Wie der Vereinsvorstand ankündigte, sei der erste Schritt bei der
Umsetzung dieser Beschlüsse die Anwendung in den eigenen Familien.
Neben dem Brautgeld sollen vor allem auch Gewalt gegen Frauen und
Kinder sowie die Tradition der Verheiratung der Tochter zur
Schlichtung von Familienfehden bekämpft werden. Wer sich nicht an
die Beschlüsse hält, wird aus dem Verein ausgeschlossen. Wie der
Vereinsvorsitzende Tefik Say erklärte, seien die Beschlüsse als
Ergebnis von Diskussionen mit den Stadtteilbewohnern gefasst worden.

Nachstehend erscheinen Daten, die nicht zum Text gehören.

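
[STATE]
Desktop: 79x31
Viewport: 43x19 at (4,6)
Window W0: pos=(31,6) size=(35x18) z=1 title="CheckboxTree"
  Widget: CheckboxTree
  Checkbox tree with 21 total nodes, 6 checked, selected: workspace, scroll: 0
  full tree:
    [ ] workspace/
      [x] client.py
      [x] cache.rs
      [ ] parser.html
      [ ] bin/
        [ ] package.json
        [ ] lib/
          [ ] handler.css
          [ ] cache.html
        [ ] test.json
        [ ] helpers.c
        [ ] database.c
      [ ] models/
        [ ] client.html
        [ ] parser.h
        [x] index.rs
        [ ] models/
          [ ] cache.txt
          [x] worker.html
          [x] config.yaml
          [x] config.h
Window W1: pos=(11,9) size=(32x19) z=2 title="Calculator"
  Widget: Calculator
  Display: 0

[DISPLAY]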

Es gehe darum, „die Bevölkerung von Traditionen zu befreien, die uns
zurückwerfen“.
Quelle: DIHA, 22.05.2008, ISKU
Anzeigenkampagne in europäischen Zeitungen
Gestern ist mit einer ganzseitigen Anzeige in der Herald Tribune mit
der Veröffentlichung einer Unterschriftenkampagne unter dem Titel
„Demokratische friedliche Lösung der kurdischen Frage“ begonnen
worden. In dem Anzeigentext wird eine verfassungsrechtliche
Anerkennung der kurdischen Identität gefordert. Im Rahmen der
Kampagne, die von einigen kurdischen Politikern gestartet wurde,
wurden mehr als 1000 Unterschriften gesammelt. Interessant ist die
politische Spannbreite derjenigen, die mit einer Unterschrift die
Kampagne unterstützen. So finden sich neben den Namen kurdischer
Politiker von der DTP auch welche von HAK-PAR und KADEP sowie aus
der islamischen Refah-Partei, der ANAP, DP und SHP. Weiterhin wird
die Kampagne von Akademikern, Juristen und Künstlern unterstützt.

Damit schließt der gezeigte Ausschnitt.